Fouling deposition on heat transfer surfaces is a costly, long-standing problem particularly severe in pre-heat trains of crude distillation units [1]. Experimental analysis of fouling deposits collected upon dismantling such heat exchangers shows that both organic and inorganic species are typically present. These vary in proportion depending on the crude slates processed, refinery operating conditions, heat exchanger metallurgy and dominant fouling mechanisms. It has also been shown that the heat transfer given by fouling depends on the amount of the inorganic and organic phases, their structural arrangement and stratification or layering.
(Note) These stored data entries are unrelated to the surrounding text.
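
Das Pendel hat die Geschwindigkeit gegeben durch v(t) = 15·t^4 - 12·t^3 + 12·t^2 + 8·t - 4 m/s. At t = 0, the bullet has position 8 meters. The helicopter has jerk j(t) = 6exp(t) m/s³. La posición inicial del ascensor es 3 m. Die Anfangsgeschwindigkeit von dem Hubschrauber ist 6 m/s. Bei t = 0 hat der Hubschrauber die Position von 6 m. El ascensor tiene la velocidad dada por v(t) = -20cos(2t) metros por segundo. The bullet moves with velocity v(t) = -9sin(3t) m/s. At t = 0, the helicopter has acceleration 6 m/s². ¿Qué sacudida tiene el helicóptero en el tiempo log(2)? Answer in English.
Using j(t) = 6·exp(t) and substituting t = log(2), we find j = 12.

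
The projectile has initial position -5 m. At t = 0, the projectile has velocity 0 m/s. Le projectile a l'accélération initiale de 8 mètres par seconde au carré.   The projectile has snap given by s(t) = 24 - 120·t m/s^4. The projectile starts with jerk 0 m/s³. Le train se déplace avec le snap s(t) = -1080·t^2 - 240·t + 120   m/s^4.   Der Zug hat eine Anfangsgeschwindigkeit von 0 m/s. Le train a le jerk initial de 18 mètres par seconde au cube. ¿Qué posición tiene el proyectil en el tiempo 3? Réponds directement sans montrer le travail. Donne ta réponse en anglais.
At t = 3, x = -131.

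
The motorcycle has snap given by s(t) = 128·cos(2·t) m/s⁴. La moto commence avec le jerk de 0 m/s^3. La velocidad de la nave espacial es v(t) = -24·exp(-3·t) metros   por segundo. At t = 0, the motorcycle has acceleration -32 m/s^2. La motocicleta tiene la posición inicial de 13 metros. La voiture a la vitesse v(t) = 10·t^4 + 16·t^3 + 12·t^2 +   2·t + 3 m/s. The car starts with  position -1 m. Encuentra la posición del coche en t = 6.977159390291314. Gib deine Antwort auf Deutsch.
Um dies zu lösen, müssen wir 1 Stammfunktion unserer Gleichung für die Geschwindigkeit v(t) = 10·t^4 + 16·t^3 + 12·t^2 + 2·t + 3 finden. Die Stammfunktion von der Geschwindigkeit, mit x(0) = -1, ergibt die Position: x(t) = 2·t^5 + 4·t^4 + 4·t^3 + t^2 + 3·t - 1. Wir haben die Position x(t) = 2·t^5 + 4·t^4 + 4·t^3 + t^2 + 3·t - 1. Durch Einsetzen von t = 6.977159390291314: x(6.977159390291314) = 43975.6527588767.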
This paper presents a novel advanced mathematical model, implemented in Hexxcell Studio™, capable of describing the fouling deposit layer as a multi-component structure [2, 3, 4]. It is then shown how this approach allows to detect the fouling layer composition using plant data (i.e. temperature, flowrates and pressures). The improved capabilities in monitoring, troubleshooting and prediction that can be achieved with this approach are also demonstrated.

References

[1] Coletti, F. and Hewitt, G.F. (2014). Crude Oil Fouling, Deposit Characterization, Measurements, and Modeling. Gulf Professional Publishing. ISBN: 9780128012567

[2] Coletti, F. and S. Macchietto (2011). A dynamic, distributed model of shell–and–tube heat exchangers undergoing crude oil fouling. Ind. Eng. Chem. Res. 50 (8): 4515–4533.

[3] Diaz-Bejarano E, Coletti F, Macchietto S, (2016). A New Dynamic Model of Crude Oil Fouling Deposits and Its Application to the Simulation of Fouling-Cleaning Cycles, AIChE J., 62(1):90-107.

[4] Diaz-Bejarano E., F. Coletti, S. Macchietto (2016). Impact of complex layering structures of organic and inorganic foulants on the thermo-hydraulic performance of a single heat exchanger tube – a simulation study. Ind. Eng. Chem. Res. 55 (40), pp 10718–10734.